Il a vécu ses plus beaux moments dans un maillot américain au Centre Bell lors de la finale du Championnat du monde de hockey junior, un match que le Canada a remporté 5 à 4 en tirs de barrage.

«Ce match était incroyable! Je m’attends au même genre d’atmosphère samedi», a lancé McAvoy avec enthousiasme.

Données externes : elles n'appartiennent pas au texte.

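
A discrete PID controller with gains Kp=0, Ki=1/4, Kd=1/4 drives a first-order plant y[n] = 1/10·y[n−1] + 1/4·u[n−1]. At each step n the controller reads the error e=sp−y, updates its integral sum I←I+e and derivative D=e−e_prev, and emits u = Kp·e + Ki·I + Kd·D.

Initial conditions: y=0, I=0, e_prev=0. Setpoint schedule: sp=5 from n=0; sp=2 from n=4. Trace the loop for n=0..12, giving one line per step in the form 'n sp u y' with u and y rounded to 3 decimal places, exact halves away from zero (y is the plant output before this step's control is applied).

(exact arithmetic carried between steps; '≈' marks a value shown rounded to 6 d.p. or computed from one; I and e_prev carry over from the previous line; the table rounds u and y to 3 d.p., halves away from zero)
n=0: y=0, sp=5, e=sp−y=5; I=5, D=e−e_prev=5; u=0·5+1/4·5+1/4·5=2.5; next y=1/10·0+1/4·2.5=0.625
n=1: y=0.625, sp=5, e=sp−y=4.375; I=9.375, D=e−e_prev=-0.625; u=0·4.375+1/4·9.375+1/4·(-0.625)=2.1875; next y=1/10·0.625+1/4·2.1875=0.609375
n=2: y=0.609375, sp=5, e=sp−y=4.390625; I=13.765625, D=e−e_prev=0.015625; u=0·4.390625+1/4·13.765625+1/4·0.015625≈3.445313; next y=1/10·0.609375+1/4·3.445313≈0.922266
n=3: y≈0.922266, sp=5, e=sp−y≈4.077734; I≈17.843359, D=e−e_prev≈-0.312891; u=0·4.077734+1/4·17.843359+1/4·(-0.312891)≈4.382617; next y=1/10·0.922266+1/4·4.382617≈1.187881
n=4: y≈1.187881, sp=2, e=sp−y≈0.812119; I≈18.655479, D=e−e_prev≈-3.265615; u=0·0.812119+1/4·18.655479+1/4·(-3.265615)≈3.847466; next y=1/10·1.187881+1/4·3.847466≈1.080655
n=5: y≈1.080655, sp=2, e=sp−y≈0.919345; I≈19.574824, D=e−e_prev≈0.107226; u=0·0.919345+1/4·19.574824+1/4·0.107226≈4.920513; next y=1/10·1.080655+1/4·4.920513≈1.338194
n=6: y≈1.338194, sp=2, e=sp−y≈0.661806; I≈20.236630, D=e−e_prev≈-0.257539; u=0·0.661806+1/4·20.236630+1/4·(-0.257539)≈4.994773; next y=1/10·1.338194+1/4·4.994773≈1.382513
n=7: y≈1.382513, sp=2, e=sp−y≈0.617487; I≈20.854118, D=e−e_prev≈-0.044319; u=0·0.617487+1/4·20.854118+1/4·(-0.044319)≈5.202450; next y=1/10·1.382513+1/4·5.202450≈1.438864
n=8: y≈1.438864, sp=2, e=sp−y≈0.561136; I≈21.415254, D=e−e_prev≈-0.056351; u=0·0.561136+1/4·21.415254+1/4·(-0.056351)≈5.339726; next y=1/10·1.438864+1/4·5.339726≈1.478818
n=9: y≈1.478818, sp=2, e=sp−y≈0.521182; I≈21.936436, D=e−e_prev≈-0.039954; u=0·0.521182+1/4·21.936436+1/4·(-0.039954)≈5.474121; next y=1/10·1.478818+1/4·5.474121≈1.516412
n=10: y≈1.516412, sp=2, e=sp−y≈0.483588; I≈22.420024, D=e−e_prev≈-0.037594; u=0·0.483588+1/4·22.420024+1/4·(-0.037594)≈5.595608; next y=1/10·1.516412+1/4·5.595608≈1.550543
n=11: y≈1.550543, sp=2, e=sp−y≈0.449457; I≈22.869481, D=e−e_prev≈-0.034131; u=0·0.449457+1/4·22.869481+1/4·(-0.034131)≈5.708838; next y=1/10·1.550543+1/4·5.708838≈1.582264
n=12: y≈1.582264, sp=2, e=sp−y≈0.417736; I≈23.287218, D=e−e_prev≈-0.031721; u=0·0.417736+1/4·23.287218+1/4·(-0.031721)≈5.813874; next y=1/10·1.582264+1/4·5.813874≈1.611695

0 5 2.500 0.000
1 5 2.188 0.625
2 5 3.445 0.609
3 5 4.383 0.922
4 2 3.847 1.188
5 2 4.921 1.081
6 2 4.995 1.338
7 2 5.202 1.383
8 2 5.340 1.439
9 2 5.474 1.479
10 2 5.596 1.516
11 2 5.709 1.551
12 2 5.814 1.582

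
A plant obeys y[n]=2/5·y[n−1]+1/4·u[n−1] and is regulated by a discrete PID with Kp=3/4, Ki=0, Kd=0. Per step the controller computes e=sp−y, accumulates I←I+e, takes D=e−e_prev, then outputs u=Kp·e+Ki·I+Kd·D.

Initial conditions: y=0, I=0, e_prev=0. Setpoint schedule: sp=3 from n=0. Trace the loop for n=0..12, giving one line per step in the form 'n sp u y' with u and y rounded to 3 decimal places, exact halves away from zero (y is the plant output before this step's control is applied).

(exact arithmetic carried between steps; '≈' marks a value shown rounded to 6 d.p. or computed from one; I and e_prev carry over from the previous line; the table rounds u and y to 3 d.p., halves away from zero)
n=0: y=0, sp=3, e=sp−y=3; I=3, D=e−e_prev=3; u=3/4·3+0·3+0·3=2.25; next y=2/5·0+1/4·2.25=0.5625
n=1: y=0.5625, sp=3, e=sp−y=2.4375; I=5.4375, D=e−e_prev=-0.5625; u=3/4·2.4375+0·5.4375+0·(-0.5625)=1.828125; next y=2/5·0.5625+1/4·1.828125≈0.682031
n=2: y≈0.682031, sp=3, e=sp−y≈2.317969; I≈7.755469, D=e−e_prev≈-0.119531; u=3/4·2.317969+0·7.755469+0·(-0.119531)≈1.738477; next y=2/5·0.682031+1/4·1.738477≈0.707432
n=3: y≈0.707432, sp=3, e=sp−y≈2.292568; I≈10.048037, D=e−e_prev≈-0.025400; u=3/4·2.292568+0·10.048037+0·(-0.025400)≈1.719426; next y=2/5·0.707432+1/4·1.719426≈0.712829
n=4: y≈0.712829, sp=3, e=sp−y≈2.287171; I≈12.335208, D=e−e_prev≈-0.005398; u=3/4·2.287171+0·12.335208+0·(-0.005398)≈1.715378; next y=2/5·0.712829+1/4·1.715378≈0.713976
n=5: y≈0.713976, sp=3, e=sp−y≈2.286024; I≈14.621232, D=e−e_prev≈-0.001147; u=3/4·2.286024+0·14.621232+0·(-0.001147)≈1.714518; next y=2/5·0.713976+1/4·1.714518≈0.714220
n=6: y≈0.714220, sp=3, e=sp−y≈2.285780; I≈16.907012, D=e−e_prev≈-0.000244; u=3/4·2.285780+0·16.907012+0·(-0.000244)≈1.714335; next y=2/5·0.714220+1/4·1.714335≈0.714272
n=7: y≈0.714272, sp=3, e=sp−y≈2.285728; I≈19.192740, D=e−e_prev≈-0.000052; u=3/4·2.285728+0·19.192740+0·(-0.000052)≈1.714296; next y=2/5·0.714272+1/4·1.714296≈0.714283
n=8: y≈0.714283, sp=3, e=sp−y≈2.285717; I≈21.478457, D=e−e_prev≈-0.000011; u=3/4·2.285717+0·21.478457+0·(-0.000011)≈1.714288; next y=2/5·0.714283+1/4·1.714288≈0.714285
n=9: y≈0.714285, sp=3, e=sp−y≈2.285715; I≈23.764172, D=e−e_prev≈-0.000002; u=3/4·2.285715+0·23.764172+0·(-0.000002)≈1.714286; next y=2/5·0.714285+1/4·1.714286≈0.714286
n=10: y≈0.714286, sp=3, e=sp−y≈2.285714; I≈26.049887, D=e−e_prev≈0.000000; u=3/4·2.285714+0·26.049887+0·0.000000≈1.714286; next y=2/5·0.714286+1/4·1.714286≈0.714286
n=11: y≈0.714286, sp=3, e=sp−y≈2.285714; I≈28.335601, D=e−e_prev≈0.000000; u=3/4·2.285714+0·28.335601+0·0.000000≈1.714286; next y=2/5·0.714286+1/4·1.714286≈0.714286
n=12: y≈0.714286, sp=3, e=sp−y≈2.285714; I≈30.621315, D=e−e_prev≈0.000000; u=3/4·2.285714+0·30.621315+0·0.000000≈1.714286; next y=2/5·0.714286+1/4·1.714286≈0.714286

0 3 2.250 0.000
1 3 1.828 0.563
2 3 1.738 0.682
3 3 1.719 0.707
4 3 1.715 0.713
5 3 1.715 0.714
6 3 1.714 0.714
7 3 1.714 0.714
8 3 1.714 0.714
9 3 1.714 0.714
10 3 1.714 0.714
11 3 1.714 0.714
12 3 1.714 0.714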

«C’est un souvenir incroyable pour moi, surtout que nous avions comblé des retards de 2 à 0 et de 4 à 2. Ça témoigne de la résilience dont nous avons su faire preuve dans un environnement hostile et c’est le genre d’attitude dont nous aurons besoin.»

Émotions

Comme les partisans seront plus nombreux, les Américains savent qu’ils seront en terrain hostile. Ils en ont d’ailleurs eu un avant-goût lors de leur affrontement contre la Finlande, jeudi soir, quand la foule les a constamment hués en se rangeant derrière les Finlandais.

Est-ce que les joueurs américains estiment que ce match de rivalité peut être exacerbé par le contexte politique tendu qui existe entre le Canada et les États-Unis en ce moment? Ils semblent préférer ne pas se prononcer.

«Nous ne pensons qu’à jouer au hockey, a soutenu Jake Guentzel. Comme ce sont des matchs qui sont toujours très émotifs, il faut s’assurer de ne pas franchir la ligne. On peut aussi se nourrir de la foule même si elle n’est pas derrière nous.»

«C’est probablement plus ce qui s’est passé avant nous qui crée cette rivalité, soutient pour sa part Charlie McAvoy. On grandit dans cet environnement et on vit cette rivalité, notamment lors du Championnat du monde de hockey junior.»